Here’s a recipe from one of two January posts for Borough Market on the subject of ingredients from the sea. I heartily recommend giving it a go: it’s super easy and quick (bar some fairly hands-off preparation); the mix of sweet, fat mussels and salty palourde clams is a delight; and the chorizo gives meaty depth and paprika highs to the broth. Have a read of the Borough post here. There’s another one (on Teochew sea bass) coming soon.
If you try making the dish, I suggest you use a good quality, mild and sweet cooking chorizo – this one from Brindisa definitely complements rather than overwhelms the molluscs. Super, super tasty. Recipe below the picture.
In the meantime, a few notes on preparing clams and mussels:
- Keep the mussels and clams separate as the mussels take a bit more work.
- If a clam or mussel is open before you cook it, discard it. Before you do that, though, tap open shells against a hard surface before discarding them as they may close up.
- Ensure you soak the clams and mussels in the sink or a full bowl of water for 20-30 minutes before you cook with them. Gritty molluscs are not so nice.
- Refresh the water 2-3 times over that period. Remove the molluscs from the dirty water with a slotted spoon, throw away the gritty water, refill. The final soak should leave pretty much clear water – if not, try one more soak.
- Pull the ‘beard’ from the mussels when they’re under the water and give them another rub to ensure all the grit has gone.
Steamed mussels and palourde clams in a chorizo broth
Serves 4 as a lunch or starter
- 1kg mussels
- 600g palourde clams
- 2 mild, sweet cooking chorizo sausages (from Brindisa)
- 1 medium white onion, finely diced
- 1 clove garlic, minced
- 350g white wine
- Good handful flat leaf parsley, chop the stems finely, the leaves roughly
- ¼ lemon
Prepare the clams and mussels as described above. Keep them separate as you do this.
Score down the skin of chorizo with a sharp knife and remove the sausage meat, pinching it into clumps about 2cm big. You don’t need to be neat. In fact, rough is better.
Put the chorizo in a saucepan that will fit all of your ingredients. Place the saucepan on a medium flame. The chorizo will start to leak its delicious oils after a minute or so. Add the onion and finely chopped parsley stalks. Sweat this slowly for 2-3 minutes. Add the garlic and turn the heat up.
After 20 seconds, pour in the wine and cook this hard for 90 seconds to burn the alcohol off.
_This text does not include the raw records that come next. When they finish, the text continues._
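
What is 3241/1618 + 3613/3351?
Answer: 16706425/5421918 ≈ 3.0813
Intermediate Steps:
3241/1618 + 3613/3351 = 16706425/5421918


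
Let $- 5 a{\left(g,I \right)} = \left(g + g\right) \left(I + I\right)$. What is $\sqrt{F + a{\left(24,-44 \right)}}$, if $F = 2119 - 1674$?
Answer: $\frac{\sqrt{32245}}{5} \approx 35.914$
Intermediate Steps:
$F = 445$
$a{\left(g,I \right)} = - \frac{4 I g}{5}$ ($a{\left(g,I \right)} = - \frac{\left(g + g\right) \left(I + I\right)}{5} = - \frac{2 g 2 I}{5} = - \frac{4 I g}{5}$)
$\sqrt{F + a{\left(24,-44 \right)}} = \sqrt{445 - \left(- \frac{176}{5}\right) 24} = \sqrt{445 + \frac{4224}{5}} = \sqrt{\frac{6449}{5}} = \frac{\sqrt{32245}}{5}$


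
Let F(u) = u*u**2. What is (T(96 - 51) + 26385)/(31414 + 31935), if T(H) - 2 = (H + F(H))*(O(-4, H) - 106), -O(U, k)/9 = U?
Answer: -6355513/63349 ≈ -100.33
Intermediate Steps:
O(U, k) = -9*U
F(u) = u**3
T(H) = 2 - 70*H - 70*H**3 (T(H) = 2 + (H + H**3)*(-9*(-4) - 106) = 2 + (H + H**3)*(36 - 106) = 2 + (H + H**3)*(-70) = 2 + (-70*H - 70*H**3) = 2 - 70*H - 70*H**3)
(T(96 - 51) + 26385)/(31414 + 31935) = ((2 - 70*(96 - 51) - 70*(96 - 51)**3) + 26385)/(31414 + 31935) = ((2 - 70*45 - 70*45**3) + 26385)/63349 = ((2 - 3150 - 70*91125) + 26385)*(1/63349) = ((2 - 3150 - 6378750) + 26385)*(1/63349) = (-6381898 + 26385)*(1/63349) = -6355513*1/63349 = -6355513/63349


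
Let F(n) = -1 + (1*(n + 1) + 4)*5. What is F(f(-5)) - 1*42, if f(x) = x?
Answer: -43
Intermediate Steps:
F(n) = 24 + 5*n (F(n) = -1 + (1*(1 + n) + 4)*5 = -1 + ((1 + n) + 4)*5 = -1 + (5 + n)*5 = -1 + (25 + 5*n) = 24 + 5*n)
F(f(-5)) - 1*42 = (24 + 5*(-5)) - 1*42 = (24 - 25) - 42 = -1 - 42 = -43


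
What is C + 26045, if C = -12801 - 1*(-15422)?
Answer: 28666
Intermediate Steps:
C = 2621 (C = -12801 + 15422 = 2621)
C + 26045 = 2621 + 26045 = 28666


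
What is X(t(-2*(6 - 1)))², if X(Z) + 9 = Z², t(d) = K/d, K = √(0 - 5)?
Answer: 32761/400 ≈ 81.902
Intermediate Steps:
K = I*√5 (K = √(-5) = I*√5 ≈ 2.2361*I)
t(d) = I*√5/d (t(d) = (I*√5)/d = I*√5/d)
X(Z) = -9 + Z²
X(t(-2*(6 - 1)))² = (-9 + (I*√5/((-2*(6 - 1))))²)² = (-9 + (I*√5/((-2*5)))²)² = (-9 + (I*√5/(-10))²)² = (-9 + (I*√5*(-⅒))²)² = (-9 + (-I*√5/10)²)² = (-9 - 1/20)² = (-181/20)² = 32761/400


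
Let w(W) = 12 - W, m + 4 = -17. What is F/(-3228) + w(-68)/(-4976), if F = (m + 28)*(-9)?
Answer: 1151/334636 ≈ 0.0034396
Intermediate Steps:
m = -21 (m = -4 - 17 = -21)
F = -63 (F = (-21 + 28)*(-9) = 7*(-9) = -63)
F/(-3228) + w(-68)/(-4976) = -63/(-3228) + (12 - 1*(-68))/(-4976) = -63*(-1/3228) + (12 + 68)*(-1/4976) = 21/1076 + 80*(-1/4976) = 21/1076 - 5/311 = 1151/334636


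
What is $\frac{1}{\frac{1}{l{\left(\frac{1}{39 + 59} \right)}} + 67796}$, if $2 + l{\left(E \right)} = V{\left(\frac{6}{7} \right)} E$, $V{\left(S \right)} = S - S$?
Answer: $\frac{2}{135591} \approx 1.475 \cdot 10^{-5}$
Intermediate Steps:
$V{\left(S \right)} = 0$
$l{\left(E \right)} = -2$ ($l{\left(E \right)} = -2 + 0 E = -2 + 0 = -2$)
$\frac{1}{\frac{1}{l{\left(\frac{1}{39 + 59} \right)}} + 67796} = \frac{1}{\frac{1}{-2} + 67796} = \frac{1}{- \frac{1}{2} + 67796} = \frac{1}{\frac{135591}{2}} = \frac{2}{135591}$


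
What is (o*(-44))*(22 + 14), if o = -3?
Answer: 4752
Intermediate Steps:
(o*(-44))*(22 + 14) = (-3*(-44))*(22 + 14) = 132*36 = 4752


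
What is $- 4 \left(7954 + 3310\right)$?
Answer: $-45056$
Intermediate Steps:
$- 4 \left(7954 + 3310\right) = \left(-4\right) 11264 = -45056$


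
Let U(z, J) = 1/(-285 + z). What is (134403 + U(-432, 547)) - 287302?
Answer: -109628584/717 ≈ -1.5290e+5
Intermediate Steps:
(134403 + U(-432, 547)) - 287302 = (134403 + 1/(-285 - 432)) - 287302 = (134403 + 1/(-717)) - 287302 = (134403 - 1/717) - 287302 = 96366950/717 - 287302 = -109628584/717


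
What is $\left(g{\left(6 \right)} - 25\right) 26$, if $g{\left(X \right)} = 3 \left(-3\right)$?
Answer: $-884$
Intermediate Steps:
$g{\left(X \right)} = -9$
$\left(g{\left(6 \right)} - 25\right) 26 = \left(-9 - 25\right) 26 = \left(-34\right) 26 = -884$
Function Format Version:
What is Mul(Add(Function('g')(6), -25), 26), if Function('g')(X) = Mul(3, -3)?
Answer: -884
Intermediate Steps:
Function('g')(X) = -9
Mul(Add(Function('g')(6), -25), 26) = Mul(Add(-9, -25), 26) = Mul(-34, 26) = -884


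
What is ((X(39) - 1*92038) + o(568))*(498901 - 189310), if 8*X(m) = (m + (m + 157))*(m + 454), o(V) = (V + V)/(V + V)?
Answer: -192082949631/8 ≈ -2.4010e+10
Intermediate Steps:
o(V) = 1 (o(V) = (2*V)/((2*V)) = (2*V)*(1/(2*V)) = 1)
X(m) = (157 + 2*m)*(454 + m)/8 (X(m) = ((m + (m + 157))*(m + 454))/8 = ((m + (157 + m))*(454 + m))/8 = ((157 + 2*m)*(454 + m))/8 = (157 + 2*m)*(454 + m)/8)
((X(39) - 1*92038) + o(568))*(498901 - 189310) = (((35639/4 + (¼)*39² + (1065/8)*39) - 1*92038) + 1)*(498901 - 189310) = (((35639/4 + (¼)*1521 + 41535/8) - 92038) + 1)*309591 = (((35639/4 + 1521/4 + 41535/8) - 92038) + 1)*309591 = ((115855/8 - 92038) + 1)*309591 = (-620449/8 + 1)*309591 = -620441/8*309591 = -192082949631/8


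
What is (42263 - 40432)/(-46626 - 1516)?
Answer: -1831/48142 ≈ -0.038033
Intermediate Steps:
(42263 - 40432)/(-46626 - 1516) = 1831/(-48142) = 1831*(-1/48142) = -1831/48142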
Throw the mussels and clams into the boiling wine stock (the clams are much smaller than the mussels, but will actually take about the same time to pop open). Put the lid on, give the pan a shake a good shake and stand back for 3-4 minutes. Your feast is ready when all the shells are open.
To finish, drop in the parsley, squeeze the lemon into the pan and give everything one more confident toss.
Serve in bowls with fresh bread. Have a bowl on the table for discarded shells.